- The Washington Times - Thursday, July 25, 2002

D.C. Board of Elections and Ethics Chairman Benjamin F. Wilson said yesterday that the board cannot find 2,000 valid signatures in its preliminary examination of more than 10,000 names submitted to put Mayor Anthony A. Williams on the Sept. 10 Democratic primary ballot.
"We do not at this point have 2,000 valid signatures [for Mr. Williams], based on our examinations," he said, referring to the minimum number required for the mayor to make the Democratic ballot. "There are many forgeries. Quite frankly, more than one would expect."
Dorothy Brizill, a community activist who heads D.C. Watch, one of the groups that filed challenges to the validity of the mayor's petitions with the elections board, said yesterday that she and her colleagues have examined the petitions, and by their count, the mayor's campaign collected only 884 valid signatures.
The D.C. Watch challenge was upheld by the board, which began a series of hearings yesterday that could culminate in the mayor being kept off the Democratic ballot.
Mr. Williams, at his press briefing yesterday, told members of the Washington press corps that he is still confident he has the necessary number of signatures. But if the early indications at the elections board hearings hold true, the incumbent mayor may have to seek re-election as a write-in Democrat or as an independent.
"I fully admit the mistakes we made," he said. "It is a sorry, pathetic sight. But I will not stand here in endless self-flagellation. We still have strong support. We will build a strong, vigorous campaign and be out there pushing our message. We will be stronger than ever."
"People didn't elect me to be Hamlet," he said.
Hundreds more of the mayor's petition signatures were apparently invalidated yesterday when Mr. Williams' legal team conceded that 17 pages collected by circulator Franklin Wilds were forged.
Vincent Mark Policy and Doug Patton Mr. Williams' lawyers had already admitted last week that 213 pages, or 4,260 signatures, were forged, leaving only 5,980 for the board to review. With the admission of more forgeries, the board slowly winnowed the list of signatures to be examined down to about 5,640.
The mayor scored one victory when the board dismissed another challenge to the petitions filed by Sandra Seegars that failed to meet board standards.

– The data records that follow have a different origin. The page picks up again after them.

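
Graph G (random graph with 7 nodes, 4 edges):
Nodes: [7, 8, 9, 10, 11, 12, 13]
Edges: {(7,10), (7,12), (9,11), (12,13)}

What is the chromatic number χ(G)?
χ(G) = 2

Clique number ω(G) = 2 (lower bound: χ ≥ ω).
The graph is bipartite (no odd cycle), so 2 colors suffice: χ(G) = 2.
A valid 2-coloring: color 1: [7, 8, 9, 13]; color 2: [10, 11, 12].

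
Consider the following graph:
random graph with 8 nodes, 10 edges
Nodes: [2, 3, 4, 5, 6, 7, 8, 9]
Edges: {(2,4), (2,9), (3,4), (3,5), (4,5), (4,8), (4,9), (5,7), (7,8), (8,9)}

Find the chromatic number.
χ(G) = 3

Clique number ω(G) = 3 (lower bound: χ ≥ ω).
The clique on [4, 8, 9] has size 3, forcing χ ≥ 3, and the coloring below uses 3 colors, so χ(G) = 3.
A valid 3-coloring: color 1: [4, 6, 7]; color 2: [5, 9]; color 3: [2, 3, 8].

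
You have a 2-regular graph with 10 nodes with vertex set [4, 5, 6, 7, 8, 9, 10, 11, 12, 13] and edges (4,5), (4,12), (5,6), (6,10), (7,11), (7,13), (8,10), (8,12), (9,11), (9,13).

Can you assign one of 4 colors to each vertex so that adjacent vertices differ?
A valid 4-coloring: color 1: [5, 7, 9, 10, 12]; color 2: [4, 6, 8, 11, 13].
(χ(G) = 2 ≤ 4.)

Yes, G is 4-colorable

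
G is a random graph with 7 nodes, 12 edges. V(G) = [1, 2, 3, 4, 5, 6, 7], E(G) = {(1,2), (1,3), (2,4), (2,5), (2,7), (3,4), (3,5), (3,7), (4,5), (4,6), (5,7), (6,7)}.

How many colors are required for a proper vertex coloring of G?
χ(G) = 3

Clique number ω(G) = 3 (lower bound: χ ≥ ω).
The clique on [2, 4, 5] has size 3, forcing χ ≥ 3, and the coloring below uses 3 colors, so χ(G) = 3.
A valid 3-coloring: color 1: [1, 5, 6]; color 2: [4, 7]; color 3: [2, 3].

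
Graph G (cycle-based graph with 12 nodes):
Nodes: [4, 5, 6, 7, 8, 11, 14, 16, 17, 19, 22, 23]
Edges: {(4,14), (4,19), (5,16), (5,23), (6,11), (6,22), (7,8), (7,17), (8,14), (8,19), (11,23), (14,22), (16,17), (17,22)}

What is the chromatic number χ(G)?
Clique number ω(G) = 2 (lower bound: χ ≥ ω).
Odd cycle [16, 5, 23, 11, 6, 22, 17] needs 3 colors (χ ≥ 3).
The coloring below uses 3 colors, so χ(G) = 3.
A valid 3-coloring: color 1: [4, 8, 16, 22, 23]; color 2: [5, 11, 14, 17, 19]; color 3: [6, 7].

χ(G) = 3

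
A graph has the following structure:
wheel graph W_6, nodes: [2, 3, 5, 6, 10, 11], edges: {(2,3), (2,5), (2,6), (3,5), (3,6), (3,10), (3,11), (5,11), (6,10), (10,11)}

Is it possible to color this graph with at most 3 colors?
No, G is not 3-colorable

Odd cycle [11, 5, 2, 6, 10] needs 3 colors (χ ≥ 3).
Vertex 3 is adjacent to every vertex of [2, 5, 6, 10, 11], which already need 3 colors among themselves, so 3 needs a new color (χ ≥ 4).
Hence χ(G) ≥ 4 > 3, so no proper 3-coloring exists.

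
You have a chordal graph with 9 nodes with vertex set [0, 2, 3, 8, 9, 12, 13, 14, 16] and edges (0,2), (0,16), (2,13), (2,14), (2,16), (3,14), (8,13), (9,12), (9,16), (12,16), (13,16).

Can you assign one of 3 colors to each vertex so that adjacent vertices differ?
Yes, G is 3-colorable

A valid 3-coloring: color 1: [8, 14, 16]; color 2: [2, 3, 9]; color 3: [0, 12, 13].
(χ(G) = 3 ≤ 3.)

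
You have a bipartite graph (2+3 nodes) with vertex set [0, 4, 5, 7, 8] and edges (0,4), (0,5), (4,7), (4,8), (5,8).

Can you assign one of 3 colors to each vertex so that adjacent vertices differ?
Yes, G is 3-colorable

A valid 3-coloring: color 1: [4, 5]; color 2: [0, 7, 8].
(χ(G) = 2 ≤ 3.)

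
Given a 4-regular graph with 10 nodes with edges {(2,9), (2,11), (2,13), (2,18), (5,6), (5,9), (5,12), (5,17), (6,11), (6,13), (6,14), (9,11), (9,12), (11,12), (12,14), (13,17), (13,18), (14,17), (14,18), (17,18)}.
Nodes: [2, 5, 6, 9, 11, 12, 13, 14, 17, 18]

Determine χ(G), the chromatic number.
Clique number ω(G) = 3 (lower bound: χ ≥ ω).
The clique on [2, 9, 11] has size 3, forcing χ ≥ 3, and the coloring below uses 3 colors, so χ(G) = 3.
A valid 3-coloring: color 1: [9, 13, 14]; color 2: [5, 11, 18]; color 3: [2, 6, 12, 17].

χ(G) = 3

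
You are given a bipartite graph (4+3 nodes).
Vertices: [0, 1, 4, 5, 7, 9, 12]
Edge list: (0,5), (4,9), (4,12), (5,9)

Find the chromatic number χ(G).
Clique number ω(G) = 2 (lower bound: χ ≥ ω).
The graph is bipartite (no odd cycle), so 2 colors suffice: χ(G) = 2.
A valid 2-coloring: color 1: [0, 1, 7, 9, 12]; color 2: [4, 5].

χ(G) = 2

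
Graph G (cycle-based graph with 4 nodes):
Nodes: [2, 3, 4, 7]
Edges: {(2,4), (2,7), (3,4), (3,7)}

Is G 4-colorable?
A valid 4-coloring: color 1: [4, 7]; color 2: [2, 3].
(χ(G) = 2 ≤ 4.)

Yes, G is 4-colorable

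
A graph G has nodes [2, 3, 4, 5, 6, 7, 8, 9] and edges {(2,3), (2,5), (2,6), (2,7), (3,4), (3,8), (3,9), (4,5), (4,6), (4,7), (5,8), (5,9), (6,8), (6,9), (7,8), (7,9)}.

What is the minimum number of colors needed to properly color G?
χ(G) = 2

Clique number ω(G) = 2 (lower bound: χ ≥ ω).
The graph is bipartite (no odd cycle), so 2 colors suffice: χ(G) = 2.
A valid 2-coloring: color 1: [2, 4, 8, 9]; color 2: [3, 5, 6, 7].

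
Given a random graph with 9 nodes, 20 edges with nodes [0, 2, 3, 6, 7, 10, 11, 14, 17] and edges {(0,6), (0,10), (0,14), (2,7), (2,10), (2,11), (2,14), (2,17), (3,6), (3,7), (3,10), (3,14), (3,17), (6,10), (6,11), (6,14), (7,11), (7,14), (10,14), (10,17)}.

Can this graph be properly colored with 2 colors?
The clique on vertices [0, 6, 10, 14] has size 4 > 2, so it alone needs 4 colors.

No, G is not 2-colorable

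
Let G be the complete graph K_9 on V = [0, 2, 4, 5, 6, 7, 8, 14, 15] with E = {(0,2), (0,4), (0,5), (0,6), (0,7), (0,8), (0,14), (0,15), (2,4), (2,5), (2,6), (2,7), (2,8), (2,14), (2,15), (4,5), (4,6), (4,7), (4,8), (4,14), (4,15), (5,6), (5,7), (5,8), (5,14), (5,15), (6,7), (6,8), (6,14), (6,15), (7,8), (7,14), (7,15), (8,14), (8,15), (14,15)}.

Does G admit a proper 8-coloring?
The clique on vertices [0, 2, 4, 5, 6, 7, 8, 14, 15] has size 9 > 8, so it alone needs 9 colors.

No, G is not 8-colorable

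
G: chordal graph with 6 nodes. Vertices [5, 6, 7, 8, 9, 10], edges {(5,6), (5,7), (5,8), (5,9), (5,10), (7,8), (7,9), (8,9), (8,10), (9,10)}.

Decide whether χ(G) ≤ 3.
No, G is not 3-colorable

The clique on vertices [5, 8, 9, 10] has size 4 > 3, so it alone needs 4 colors.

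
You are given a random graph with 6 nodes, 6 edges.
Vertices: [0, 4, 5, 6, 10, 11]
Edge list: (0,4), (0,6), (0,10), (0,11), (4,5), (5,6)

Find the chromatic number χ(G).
Clique number ω(G) = 2 (lower bound: χ ≥ ω).
The graph is bipartite (no odd cycle), so 2 colors suffice: χ(G) = 2.
A valid 2-coloring: color 1: [0, 5]; color 2: [4, 6, 10, 11].

χ(G) = 2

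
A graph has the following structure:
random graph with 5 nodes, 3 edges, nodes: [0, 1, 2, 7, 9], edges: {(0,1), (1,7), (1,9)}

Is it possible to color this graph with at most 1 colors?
Edge (0,1) forces its endpoints to differ, so 1 color is not enough.

No, G is not 1-colorable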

Uncertainty about the petitions has turned what once looked like an easy re-election for Mr. Williams into a free-for-all, observers say, with previously unknown candidates scrambling for an edge in the primary.

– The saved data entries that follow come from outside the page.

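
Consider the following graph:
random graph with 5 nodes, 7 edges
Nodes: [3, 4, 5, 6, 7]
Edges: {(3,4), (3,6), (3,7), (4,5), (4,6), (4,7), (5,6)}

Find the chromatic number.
Clique number ω(G) = 3 (lower bound: χ ≥ ω).
The clique on [3, 4, 6] has size 3, forcing χ ≥ 3, and the coloring below uses 3 colors, so χ(G) = 3.
A valid 3-coloring: color 1: [4]; color 2: [6, 7]; color 3: [3, 5].

χ(G) = 3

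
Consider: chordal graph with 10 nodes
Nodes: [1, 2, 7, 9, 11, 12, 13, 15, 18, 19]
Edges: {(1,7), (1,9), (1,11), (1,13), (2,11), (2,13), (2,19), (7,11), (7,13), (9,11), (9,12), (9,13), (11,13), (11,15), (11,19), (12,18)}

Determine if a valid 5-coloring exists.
A valid 5-coloring: color 1: [11, 12]; color 2: [13, 15, 18, 19]; color 3: [1, 2]; color 4: [7, 9].
(χ(G) = 4 ≤ 5.)

Yes, G is 5-colorable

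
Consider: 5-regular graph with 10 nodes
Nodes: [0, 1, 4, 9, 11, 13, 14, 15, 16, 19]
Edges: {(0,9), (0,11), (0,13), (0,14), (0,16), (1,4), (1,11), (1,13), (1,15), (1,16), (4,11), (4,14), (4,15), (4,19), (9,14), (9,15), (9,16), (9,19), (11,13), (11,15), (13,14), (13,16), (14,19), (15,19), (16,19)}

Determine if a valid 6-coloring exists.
A valid 6-coloring: color 1: [11, 14, 16]; color 2: [13, 15]; color 3: [0, 1, 19]; color 4: [4, 9].
(χ(G) = 4 ≤ 6.)

Yes, G is 6-colorable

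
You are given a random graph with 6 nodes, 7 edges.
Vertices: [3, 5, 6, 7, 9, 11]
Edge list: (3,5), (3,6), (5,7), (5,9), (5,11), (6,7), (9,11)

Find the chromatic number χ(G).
Clique number ω(G) = 3 (lower bound: χ ≥ ω).
The clique on [5, 9, 11] has size 3, forcing χ ≥ 3, and the coloring below uses 3 colors, so χ(G) = 3.
A valid 3-coloring: color 1: [5, 6]; color 2: [3, 7, 9]; color 3: [11].

χ(G) = 3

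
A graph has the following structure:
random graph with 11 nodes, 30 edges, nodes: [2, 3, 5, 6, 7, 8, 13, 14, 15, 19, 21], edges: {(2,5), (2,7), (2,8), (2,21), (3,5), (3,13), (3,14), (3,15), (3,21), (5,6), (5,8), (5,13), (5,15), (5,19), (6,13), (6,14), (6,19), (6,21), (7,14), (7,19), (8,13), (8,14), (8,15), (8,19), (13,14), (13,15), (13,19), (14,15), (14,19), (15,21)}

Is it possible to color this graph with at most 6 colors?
A valid 6-coloring: color 1: [5, 14, 21]; color 2: [2, 13]; color 3: [3, 6, 7, 8]; color 4: [15, 19].
(χ(G) = 4 ≤ 6.)

Yes, G is 6-colorable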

A number of petitions submitted by Mr. William's faith advisor, the Rev. Carlton Pressley, were also called into question by Ms. Brizill in the hearing.
But the issue was later tabled until the board can ascertain the constitutionality of nonregistered voters circulating nominating petitions.
Mr. Policy, citing the Buckley v. American Constitutional Law Foundation Inc. Supreme Court ruling, challenged the rule.
But Ken McGhie, general counsel for the board, said the Buckley ruling dealt only with petitions for initiatives and referendums, not nomination, leaving the question open.
Mr. Pressley was not a registered voter in the District until June 28, but by that time he had already collected 60 signatures, said D.C. Registrar of Voters Kathy Fairley.
The D.C. Council voted 10-2 to keep the rule for nominating petitions against the recommendation of the board.
"I voted with the majority because we wanted to make sure that petition circulators were from the District to ensure the integrity of the process," said council member Kevin Chavous, Ward 7 Democrat.
Mr. McGhie will file for a declaratory judgment in the U.S. District Court of Appeals next week to get a final ruling. Mr. Policy later said he will challenge the rule only if the 60 signatures make or break the mayor's chances of getting on the ballot.
Mr. Williams' credibility took a hit when former senior campaign advisor Charles Duncan yesterday testified that he never performed the duties of campaign manager despite statements to the contrary made by officials in Mr. Williams' administration, which Mr. Duncan said led to his resignation.
"As far as any significant decisions for the campaign I was required to seek the approval of [Gwen Hemphill and Max Berry] the committee co-chairpersons," Mr. Duncan said.
He said he never wanted to be the campaign manager and said he had that explicitly written that into his $10,000-a-month contract.
Mr. Duncan was blamed for hiring Scott Bishop Sr., who is believed responsible for more than 600 phony signatures, to be the campaign field coordinator for petitions.
He said he only recommended the hire.
Jabeen Bhatti and Adrienne Washington contributed to this report.